«On vit une crise.» La mairesse de Montréal joint sa voix à celle de Longueuil pour réclamer l'aide de Québec afin de faire face aux difficultés dans l'industrie du recyclage et ainsi éviter que les matières recyclables finissent à l'enfouissement.

«On interpelle le gouvernement du Québec pour qu'il s'implique davantage et donne un appui aux municipalités», a plaidé Valérie Plante. Elle réagissait ainsi à un reportage de La Presse sur les difficultés vécues par de nombreuses municipalités de la Rive-Sud et de l'Estrie, dont la collecte est perturbée. Des centres de tri et exploitants demandent à renégocier leur contrat à la hausse en raison de la fermeture de la Chine, qui n'accepte plus le papier recyclé contaminé.

«La dernière chose qu'on veut, c'est de juste enfouir les matières recyclables. Certaines villes s'en vont dans cette direction et on ne veut pas cela», a déclaré la mairesse.

La mairesse n'a pas caché son irritation de voir l'état dans lequel se trouve son centre de tri, où les ballots s'empilent autour du bâtiment, exposés aux éléments. «Non, on n'est pas contents. Ça montre comment, quand on n'a pas de vision à long terme, on doit gérer au cas par cas, à chaque crise», se désole Valérie Plante.

En fait, ces tonnes de papier risquent de ne plus pouvoir être recyclées si elles restent ainsi exposées aux éléments. «C'est une matière putrescible : ça pourrit. Ça se dégrade aux intempéries, à la chaleur, à la lumière. Les laisser dehors, c'est les laisser dans les pires des conditions», dit Karel Ménard, directeur général du Front commun québécois pour une gestion écologique des déchets.

Pour ce dernier, le Québec fait présentement du «déni» face à la crise du recyclage. «On ne veut pas réaliser qu'on ne fait peut-être pas les choses de la bonne façon. Notre système de collecte a atteint ses limites, on peut même dire qu'on les a frappées», dit Karel Ménard.

Collecte pêle-mêle

Le problème? La collecte pêle-mêle. Le papier, le plastique, le verre et le métal se retrouvent mélangés dans le même bac, se contaminant entre eux et devenant difficiles à séparer. «On ne s'est jamais attardé à la qualité, mais on a toujours visé la quantité», poursuit M. Ménard.

Le Front commun québécois pour une gestion écologique des déchets en appelle à une révision en profondeur de la collecte des matières recyclables. Il propose notamment d'envisager le tri à la source, soit de demander aux citoyens de disposer de leurs matières dans des bacs différents pour éviter la contamination.

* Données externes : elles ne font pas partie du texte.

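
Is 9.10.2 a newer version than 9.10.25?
No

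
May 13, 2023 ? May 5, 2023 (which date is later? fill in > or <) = >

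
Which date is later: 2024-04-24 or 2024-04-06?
2024-04-24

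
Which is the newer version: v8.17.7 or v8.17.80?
v8.17.80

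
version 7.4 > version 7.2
True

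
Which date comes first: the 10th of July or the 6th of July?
the 6th of July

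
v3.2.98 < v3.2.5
False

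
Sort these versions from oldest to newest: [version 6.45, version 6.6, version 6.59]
[version 6.6, version 6.45, version 6.59]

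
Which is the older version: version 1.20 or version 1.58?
version 1.20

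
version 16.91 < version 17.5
True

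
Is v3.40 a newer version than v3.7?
Yes. Version numbers are compared segment by segment as integers, not as decimals: minor version 40 > 7, so v3.40 > v3.7 (even though the decimal 3.40 < 3.7).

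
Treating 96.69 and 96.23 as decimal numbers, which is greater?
96.69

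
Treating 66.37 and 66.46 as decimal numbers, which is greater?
66.46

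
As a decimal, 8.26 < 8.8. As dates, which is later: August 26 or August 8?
August 26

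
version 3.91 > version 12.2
False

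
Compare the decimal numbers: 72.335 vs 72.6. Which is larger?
72.6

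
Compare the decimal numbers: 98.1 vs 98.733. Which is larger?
98.733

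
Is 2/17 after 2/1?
Yes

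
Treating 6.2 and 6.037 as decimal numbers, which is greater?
6.2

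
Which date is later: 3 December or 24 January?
3 December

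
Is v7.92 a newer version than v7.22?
Yes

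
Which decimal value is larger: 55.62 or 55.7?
55.7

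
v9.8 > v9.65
False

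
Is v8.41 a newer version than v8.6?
Yes. Version numbers are compared segment by segment as integers, not as decimals: minor version 41 > 6, so v8.41 > v8.6 (even though the decimal 8.41 < 8.6).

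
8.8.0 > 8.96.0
False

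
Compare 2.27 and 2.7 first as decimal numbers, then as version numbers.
As decimals: 2.27 < 2.7. As versions: v2.27 > v2.7 (minor version 27 > 7).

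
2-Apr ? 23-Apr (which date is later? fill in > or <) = <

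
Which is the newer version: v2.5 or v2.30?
v2.30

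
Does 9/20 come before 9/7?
No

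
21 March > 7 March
True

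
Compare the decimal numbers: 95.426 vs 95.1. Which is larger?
95.426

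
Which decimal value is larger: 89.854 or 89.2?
89.854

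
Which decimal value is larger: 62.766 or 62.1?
62.766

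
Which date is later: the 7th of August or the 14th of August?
the 14th of August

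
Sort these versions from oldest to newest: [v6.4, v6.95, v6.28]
[v6.4, v6.28, v6.95]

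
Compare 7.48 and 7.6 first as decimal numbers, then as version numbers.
As decimals: 7.48 < 7.6. As versions: v7.48 > v7.6 (minor version 48 > 6).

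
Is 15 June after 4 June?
Yes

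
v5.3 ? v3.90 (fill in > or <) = >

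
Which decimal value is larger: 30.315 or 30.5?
30.5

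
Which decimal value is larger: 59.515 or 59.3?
59.515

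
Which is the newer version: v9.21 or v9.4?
v9.21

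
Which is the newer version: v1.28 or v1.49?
v1.49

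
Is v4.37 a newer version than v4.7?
Yes. Version numbers are compared segment by segment as integers, not as decimals: minor version 37 > 7, so v4.37 > v4.7 (even though the decimal 4.37 < 4.7).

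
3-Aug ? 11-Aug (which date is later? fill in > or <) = <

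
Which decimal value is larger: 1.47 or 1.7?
1.7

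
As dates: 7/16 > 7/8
True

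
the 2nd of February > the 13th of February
False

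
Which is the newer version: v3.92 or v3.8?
v3.92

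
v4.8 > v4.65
False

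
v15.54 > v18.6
False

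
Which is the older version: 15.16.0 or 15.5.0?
15.5.0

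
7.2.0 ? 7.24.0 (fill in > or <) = <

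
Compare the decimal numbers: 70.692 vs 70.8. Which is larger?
70.8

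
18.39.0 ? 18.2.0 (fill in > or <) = >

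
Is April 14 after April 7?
Yes. Day 14 comes after day 7 in April — this is a date comparison, not a decimal one (the decimal 4.14 would be smaller than 4.7).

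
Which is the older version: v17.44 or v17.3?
v17.3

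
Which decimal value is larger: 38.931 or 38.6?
38.931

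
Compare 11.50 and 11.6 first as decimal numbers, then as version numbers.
As decimals: 11.50 < 11.6. As versions: v11.50 > v11.6 (minor version 50 > 6).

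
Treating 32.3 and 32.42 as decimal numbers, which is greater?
32.42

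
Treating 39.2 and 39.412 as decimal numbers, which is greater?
39.412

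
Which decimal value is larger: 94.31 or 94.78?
94.78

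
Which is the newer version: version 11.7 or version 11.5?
version 11.7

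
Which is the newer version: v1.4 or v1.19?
v1.19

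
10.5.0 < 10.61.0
True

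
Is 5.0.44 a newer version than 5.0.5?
Yes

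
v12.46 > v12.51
False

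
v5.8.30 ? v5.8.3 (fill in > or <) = >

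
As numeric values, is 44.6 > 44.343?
True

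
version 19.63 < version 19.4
False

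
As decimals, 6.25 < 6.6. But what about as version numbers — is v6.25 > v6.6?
True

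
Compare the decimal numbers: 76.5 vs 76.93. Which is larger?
76.93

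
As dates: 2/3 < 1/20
False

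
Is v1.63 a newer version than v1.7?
Yes. Version numbers are compared segment by segment as integers, not as decimals: minor version 63 > 7, so v1.63 > v1.7 (even though the decimal 1.63 < 1.7).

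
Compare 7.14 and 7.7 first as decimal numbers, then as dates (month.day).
As decimals: 7.14 < 7.7. As dates: 7/14 is later than 7/7 (day 14 > day 7).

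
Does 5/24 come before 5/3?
No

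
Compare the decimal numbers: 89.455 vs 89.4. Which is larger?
89.455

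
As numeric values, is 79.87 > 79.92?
False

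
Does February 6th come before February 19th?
Yes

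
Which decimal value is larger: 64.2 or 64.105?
64.2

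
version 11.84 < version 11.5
False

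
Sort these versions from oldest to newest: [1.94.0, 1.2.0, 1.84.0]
[1.2.0, 1.84.0, 1.94.0]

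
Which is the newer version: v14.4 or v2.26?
v14.4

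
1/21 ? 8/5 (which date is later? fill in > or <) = <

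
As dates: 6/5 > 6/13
False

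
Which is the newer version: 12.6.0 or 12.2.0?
12.6.0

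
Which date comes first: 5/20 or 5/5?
5/5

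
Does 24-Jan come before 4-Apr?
Yes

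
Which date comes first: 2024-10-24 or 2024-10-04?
2024-10-04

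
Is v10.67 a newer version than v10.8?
Yes. Version numbers are compared segment by segment as integers, not as decimals: minor version 67 > 8, so v10.67 > v10.8 (even though the decimal 10.67 < 10.8).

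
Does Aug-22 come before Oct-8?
Yes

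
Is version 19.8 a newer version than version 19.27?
No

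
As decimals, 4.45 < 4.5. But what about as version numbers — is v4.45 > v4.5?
True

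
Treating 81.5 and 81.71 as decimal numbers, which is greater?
81.71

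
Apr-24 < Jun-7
True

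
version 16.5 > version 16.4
True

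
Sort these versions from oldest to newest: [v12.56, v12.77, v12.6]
[v12.6, v12.56, v12.77]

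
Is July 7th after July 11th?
No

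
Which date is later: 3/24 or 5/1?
5/1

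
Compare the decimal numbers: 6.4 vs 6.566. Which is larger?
6.566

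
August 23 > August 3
True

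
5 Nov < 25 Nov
True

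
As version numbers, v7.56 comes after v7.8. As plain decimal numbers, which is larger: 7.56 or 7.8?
7.8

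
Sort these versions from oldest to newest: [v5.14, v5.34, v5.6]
[v5.6, v5.14, v5.34]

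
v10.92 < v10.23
False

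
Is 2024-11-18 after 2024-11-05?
Yes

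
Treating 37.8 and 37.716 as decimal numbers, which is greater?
37.8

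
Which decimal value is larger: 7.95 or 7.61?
7.95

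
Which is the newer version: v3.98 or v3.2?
v3.98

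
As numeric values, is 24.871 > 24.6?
True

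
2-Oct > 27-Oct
False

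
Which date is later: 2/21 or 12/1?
12/1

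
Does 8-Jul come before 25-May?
No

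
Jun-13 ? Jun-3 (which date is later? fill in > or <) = >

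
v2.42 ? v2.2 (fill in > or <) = >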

L'organisation appelle aussi à mieux informer les citoyens sur ce qui se recycle ou pas. «Les gens deviennent tout mélangés. Ça devient compliqué savoir ce qu'on peut mettre dans le bac. Les citoyens de Longueuil peuvent mettre des choses qui ne sont pas acceptées à Montréal. On a autant de façons de faire le recyclage qu'on a de centres de tri», déplore Karel Ménard.

Les mauvaises nouvelles s'accumulant, l'environnementaliste note que la crise du recyclage risque de se transformer en crise de confiance envers le recyclage. «La crise va coûter des millions à régler. Mais le pire, c'est que ça va nous coûter la confiance. Et ça, ça n'a pas de prix.»